Put On Your Red Dress - It’s time to craft your own identity
As we begin the 21st century, the question of Black women crafting their own identities is crucial. How we define ourselves may be the most important thing we do in the immediate future. No one can do it for us. Who we are and how we should live our lives should be defined by us. Our sense of womanhood, then, must grow out of the values and lived experiences of Black women. It must reflect the process by which Black women come to know the laws and causes of reality. If any group of women can make sense of the world and tell real truths, it would be Black women, who were the first to right the scales of justice, the first to speak truth and the first to walk in the way of righteousness.
Our concern is: How can we reconstruct our own history in our own image? It is not an easy task, since every effort has been made to keep us away from our true selves. The closer we get to our history, to ourselves, the greater the effort has been to make sure that we become confused and move away from our center.
Our history did not start 400 years ago on slave ships that landed in North and South America. It stretches back thousands of years before the Greek and Roman empires. Much has been done to keep us away from the ancient Egyptians. It is only because of the persistent work of Black scholars that white Egyptologists now admit that the first nine dynasties of Egypt were Black. Our ancestors built the Great Pyramid of Giza more than six thousands years ago—a structure 481 feet high at the center of the Earth’s land masses, the most perfectly aligned building to true north, made of two and a half million stones weighing two tons each. Without our reclamation of Egypt, we will continue to turn to Europeans to validate who we are and what we are to become.
We have turned from ourselves, busy trying to be somebody else, trying not to look like ourselves. We are confused and do not know which way to turn. We are losing our life force. When we no longer respond to who we are—queens, seers, leaders, doers—we die a spiritual death.
We have changed our hair—bleached it, bone-straightened it and we are still confused. We have changed our eye color, our nose and our skin color. We still don’t know we are the original and cannot copy from a copy. No wonder we are confused. How can a Black woman, who was the first woman to be created, the first to walk, the first to talk, the first to give birth, the first to be a wife, the first to establish a family, copy from someone who came much later? How can we copy from the imitators, from our offspring?
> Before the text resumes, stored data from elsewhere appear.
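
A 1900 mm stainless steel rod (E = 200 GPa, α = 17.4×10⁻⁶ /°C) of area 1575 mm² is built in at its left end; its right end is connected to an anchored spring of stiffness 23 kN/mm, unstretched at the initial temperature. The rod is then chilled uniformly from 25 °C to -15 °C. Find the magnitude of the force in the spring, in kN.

P ≈ 26.7 kN

If the spring were absent the rod would shorten by αΔT L = 17.4×10⁻⁶ × 40 × 1900 = 1.322 mm.
With a force P in the spring, the elastic change of the rod is PL/(AE) and that of the spring is P/k; compatibility requires their sum to equal δ_free.
So P = δ_free / [L/(AE) + 1/k] = 1.322 / [ 1900/(1575×200×10³) + 1/(23×10³) ].
P = 1.322 / 4.951×10⁻⁵ = 26710 N.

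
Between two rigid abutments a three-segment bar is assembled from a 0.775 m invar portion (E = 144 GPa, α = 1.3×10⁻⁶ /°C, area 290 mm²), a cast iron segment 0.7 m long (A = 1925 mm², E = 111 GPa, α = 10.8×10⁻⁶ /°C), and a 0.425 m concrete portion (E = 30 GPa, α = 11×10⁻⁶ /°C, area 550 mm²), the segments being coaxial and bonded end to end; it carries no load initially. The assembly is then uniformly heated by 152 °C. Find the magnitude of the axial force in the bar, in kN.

If the supports were absent, the total length change would be Σ αᵢΔT Lᵢ = 1.3×10⁻⁶×152×775 + 10.8×10⁻⁶×152×700 + 11×10⁻⁶×152×425 = 2.013 mm.
The rigid supports impose zero overall length change; the single axial force P common to all segments must satisfy P Σ Lᵢ/(AᵢEᵢ) = δ_free.
Σ Lᵢ/(AᵢEᵢ) = 775/(290×144×10³) + 700/(1925×111×10³) + 425/(550×30×10³) = 4.759×10⁻⁵ mm/N.
So P = 2.013 / 4.759×10⁻⁵ = 42.29 kN, compressive.

P ≈ 42.3 kN (compressive)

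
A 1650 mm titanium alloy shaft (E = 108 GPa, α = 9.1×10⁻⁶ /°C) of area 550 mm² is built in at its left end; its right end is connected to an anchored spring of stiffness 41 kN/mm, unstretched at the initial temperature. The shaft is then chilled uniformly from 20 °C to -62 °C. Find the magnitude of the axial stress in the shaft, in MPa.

The unrestrained thermal change is αΔT L = 9.1×10⁻⁶ × 82 × 1650 = 1.231 mm.
Let P be the tensile force in the spring. The shaft extends elastically by PL/(AE) and the spring stretches by P/k; together these equal δ_free.
P [ L/(AE) + 1/k ] = δ_free → P [ 1650/(550×108×10³) + 1/(41×10³) ] = 1.231.
P = 1.231 / 5.217×10⁻⁵ = 23600 N.
σ = P/A = 23600/550 = 42.91 MPa.

σ ≈ 42.9 MPa (tensile)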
We are truly confused. We are reluctant or embarrassed to talk about our enslavement in America. We were the enslaved, not the enslavers. We must never let anyone trivialize our enslavement and the sacrifices of our ancestors, who made cotton “king”; who built the mansions but could not sleep in them; who were forced to respond to names other than their own and to appear dumb even when they had full control of the master’s house and his children.
How did we get so far away from ourselves? So far away from our intended purposes? I suggest the first step toward alienation was the taking away of the red dress. The symbolism is not only the red dress, but also the yellow, the orange, or any of the colors that speak to our beginnings in Africa— the in-the-sun continent—where we wore bright colors. We had a way of behaving, a way of carrying ourselves, a way of walking. The red dress is the symbol of our feisty nature, the symbol of our queenship, the symbol of our spirit. We were not allowed to wear any of the colors that might remind us of who we really were—queens, seers and leaders.
We need to get back to our colors, back to our red dress, back to ourselves. We must reclaim our history.
Our history, as is the case with all history, is a continuing process of reading, re-reading, revising and reconstructing. The past does not change, but the questions we ask to connect the past to the present do change. We must harness our history in the service of humankind. It is, after all, individuals—ordinary people—who make and change history.
We must redefine our womanhood. How do you see yourself as we enter into this new millennium? Would our ancestors be proud of us? Have we brought our people any closer to our defined true selves? Have we brought our people any closer to freedom, any closer to justice?
Sisters, put on your colors. Wear your red dress.